Suara.com - Menurut Perserikatan Bangsa-Bangsa (PBB), satu juta spesies terancam punah akibat aktivitas manusia, seperti perusakan habitat, eksploitasi berlebihan, dan perubahan iklim. Hilangnya keanekaragaman hayati dapat menimbulkan konsekuensi yang parah seperti menurunnya produktivitas ekosistem, berkurangnya daya tahan terhadap tekanan lingkungan, dan berkurangnya kemampuan untuk menyediakan beragam kebutuhan ekosistem seperti udara dan air bersih.
Untuk itulah, PT Asuransi MSIG Indonesia (MSIG Indonesia) bersama dengan para karyawannya menyelenggarakan kegiatan Biodiversity Fun Class (BDFC) dan Penanaman Bakau yang dilaksanakan selama periode Februari hingga Maret.
Shikato Takeuchi, Presiden Direktur MSIG Indonesia, mengatakan, "Sebagai perusahaan global, kami sangat peduli terhadap keberlanjutan.
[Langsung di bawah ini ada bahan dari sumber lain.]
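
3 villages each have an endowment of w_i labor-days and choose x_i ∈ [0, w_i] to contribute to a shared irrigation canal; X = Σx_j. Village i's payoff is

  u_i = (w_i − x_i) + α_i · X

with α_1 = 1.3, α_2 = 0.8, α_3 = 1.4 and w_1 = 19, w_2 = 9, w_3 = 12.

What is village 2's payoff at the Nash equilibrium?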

Sebagai perusahaan asuransi, kami berkontribusi terhadap masa depan bumi dengan melakukan hal-hal kecil yang berdampak bagi masyarakat, salah satunya melalui Biodiversity Fun Class ini."
Dalam inisiatif BDFC ini, MSIG Indonesia didukung oleh Gerakan Nasional Orang Tua Asuh (GNOTA), sebuah organisasi sosial nirlaba, independen, dan transparan yang melindungi anak-anak di seluruh Indonesia untuk mendapatkan pendidikan yang layak, yang bertindak sebagai penasihat bagi kami untuk menentukan sekolah mana yang cocok untuk kampanye ini serta cara terbaik untuk berkomunikasi dengan para siswa yang memiliki latar belakang yang berbeda agar pesan dapat tersampaikan dengan baik.
Melalui kegiatan interaktif seperti story-telling tentang keanekaragaman hayati dan melakukan percobaan sains sederhana bertajuk "Dampak Efek Gas Rumah Kaca" dan "Dampak Gletser yang Mencair", anak-anak belajar mengenai dampak perubahan iklim terhadap lingkungan dan pentingnya menjaga keanekaragaman hayati untuk generasi mendatang.
MSIG Indonesia menyadari sejak tahap awal upaya ini bahwa banyak sekolah di daerah pedesaan mungkin tidak memiliki akses ke sumber daya dan kesempatan yang sama dengan sekolah di daerah perkotaan. Dengan mengadakan kelas ini di sekolah-sekolah di daerah pedesaan, anak-anak yang sebelumnya tidak memiliki kesempatan untuk belajar tentang pelestarian keanekaragaman hayati akan dapat dijangkau, terlepas dari lokasi atau status ekonomi mereka. Mereka berhak mendapatkan akses pendidikan yang berkualitas tentang pelestarian lingkungan.
Tidak berhenti sampai disitu, MSIG Indonesia juga berpartisipasi dalam upaya penanaman hutan bakau di Muara Gembong, Bekasi. Mengutip informasi dari Yayasan Sentral Rehabilitasi Mangrove (SRM), keberadaan hutan bakau di pesisir pantai di daerah tersebut terus mengalami penyusutan dan kerusakan akibat seringnya terjadi abrasi.
Wakil Presiden Direktur MSIG Indonesia, Bernardus P Wanandi, mengatakan bahwa hutan bakau menyimpan karbon biru yang dapat menyerap emisi gas rumah kaca, sehingga dapat mengurangi dampak perubahan iklim.
Selain itu, hutan bakau tidak hanya baik untuk lingkungan, tetapi juga untuk masyarakat, terutama yang tinggal di sekitar ekosistem hutan bakau. Dengan menanam dan melestarikan hutan bakau, diharapkan dapat mengantisipasi dan mengurangi dampak perubahan iklim yang menjadi perhatian utama perusahaan.
Perubahan iklim memperparah hilangnya keanekaragaman hayati dengan mengubah kondisi fisik dan kimiawi ekosistem, seperti suhu, curah hujan, dan kenaikan permukaan air laut.